Though Bowser proposed cuts to an early childhood educator fund, legal services, and other public programs, the council eventually restored much of that funding while maintaining a balanced local budget of $21 billion.  

In his remarks on Monday, Mendelson noted that, despite the District’s inclusion in appropriations legislation, Congress usually goes no further than approving local taxpayer dollars that fund local programs — as seen in continuing resolutions of years past. He went on to emphasize that, in the event of the continuing resolution’s passage, the District will have to make more than $2 million in budget cuts — $1.1 million within a week and the rest during fiscal year 2026. 

“By treating us like any federal agency when we are not, is to fail to recognize that the District operates as a state and that the so-called savings are not savings such as they would get by cutting a federal department or holding a federal department to fiscal year 2024,” Mendelson said. 
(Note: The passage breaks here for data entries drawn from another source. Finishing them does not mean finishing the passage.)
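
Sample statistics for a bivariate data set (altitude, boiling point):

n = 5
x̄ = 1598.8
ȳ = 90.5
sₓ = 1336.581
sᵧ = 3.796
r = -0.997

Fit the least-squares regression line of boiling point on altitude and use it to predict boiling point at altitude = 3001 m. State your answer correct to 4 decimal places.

b = r · sᵧ/sₓ = -0.997 · 3.796/1336.581 = -0.002832
a = ȳ − b·x̄ = 90.5 − (-0.002832)·1598.8 = 95.027101
ŷ(3001) = a + b·3001 = 95.027101 + (-0.002832)·3001 = 86.529584

86.5296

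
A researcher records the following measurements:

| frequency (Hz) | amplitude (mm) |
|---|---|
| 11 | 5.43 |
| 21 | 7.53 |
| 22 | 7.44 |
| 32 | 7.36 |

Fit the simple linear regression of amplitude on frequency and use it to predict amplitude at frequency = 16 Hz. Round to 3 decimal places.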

“To switch the rules of the game in the middle of the game is even more damaging,” he continued. “The impact is on public safety, on policing, on fire response, on public education, our schools, our charter schools, on the cleanliness of our city, on housing, on dealing with the homelessness, on all these issues.

The continuing resolution, shepherded by Cole, follows Rep. Andy Ogles (R-Tenn. Dist. 5) and Sen. Mike Lee (R-Utah) introduction of the BOWSER Act to repeal District home rule and, more recently, a Trump executive order compelling the removal of homeless communities from federal land and legislation by Rep. Andrew Clyde (R-Georgia-5th Dist.) that renames Black Lives Matter Plaza.  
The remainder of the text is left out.